Rabbi Moshe Chaim Dubrowski, director of operations for the Chabad on Campus International Foundation, reported that hundreds of campuses, from the University of Sydney in Australia to Cambridge University in England to the University of California, Los Angeles, have signed up, with students inviting friends through an interactive Web site.

“The idea behind this Shabbat program is very much connected to Gabi and Rivky,” said Rabbi Dovid Teichtel, director of the Chabad Center for Jewish Student Life serving the University of Illinois at Urbana-Champaign and a classmate since elementary school of Rabbi Gavriel Holtzberg. “Hospitality was a part of their personality. Their whole existence was about caring for other people; they were always bringing in new people and making them feel at home.”

Students light Shabbat candles during an annual conference in New York. (Photo: B. Lifshitz)
Students light Shabbat candles during an annual conference in New York. (Photo: B. Lifshitz)

Extra Chairs

Student leaders emphasized that on the one hand, Chabad Houses have been hosting Shabbat meals for students for decades; still, the high-profile nature of the campaign highlights the unity engendered among people around the world celebrating the holy day with a common purpose.

“In our case, it will also bring a lot of new faces to the L’Chaim Society,” said Hubner, before adding with a chuckle, “I just hope we will be able to expand soon to accommodate all the extra people.”

Organizers intend for the Bring a Friend Shabbat to become an annual affair.

“The Jewish community lost six precious souls, leaving six empty seats at the global Shabbat table,” states a message on the program’s Web site. “This week, let’s fill those seats – a thousand times over! Let’s help every Jewish student celebrate Shabbat!”

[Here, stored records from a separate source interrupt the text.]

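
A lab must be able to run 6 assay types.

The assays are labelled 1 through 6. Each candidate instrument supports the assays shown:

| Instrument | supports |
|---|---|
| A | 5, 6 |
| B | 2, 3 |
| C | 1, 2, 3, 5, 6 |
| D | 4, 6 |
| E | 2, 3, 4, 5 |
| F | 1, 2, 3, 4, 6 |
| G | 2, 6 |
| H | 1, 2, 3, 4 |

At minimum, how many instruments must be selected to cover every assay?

2

C and F together: C ∪ F = {1, 2, 3, 4, 5, 6} — every assay is covered.
No single instrument has all 6 assays (the largest, C, has 5), so 2 is optimal.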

Chabad on Campus executive vice president Rabbi Yossy Gordon added that several years ago, a movement asked people to add an empty chair to their Passover Seder tables to commemorate Soviet Jews trapped behind the Iron Curtain. However, the Rebbe, Rabbi Menachem M. Schneerson, of righteous memory, stressed that it would be better to not only bring extra chairs to the table, but to fill them as well.

“It is important that when Jews have been hunted down so viciously in hate, we must gather them together in love,” explained Gordon. “That’s what this Shabbat is about.”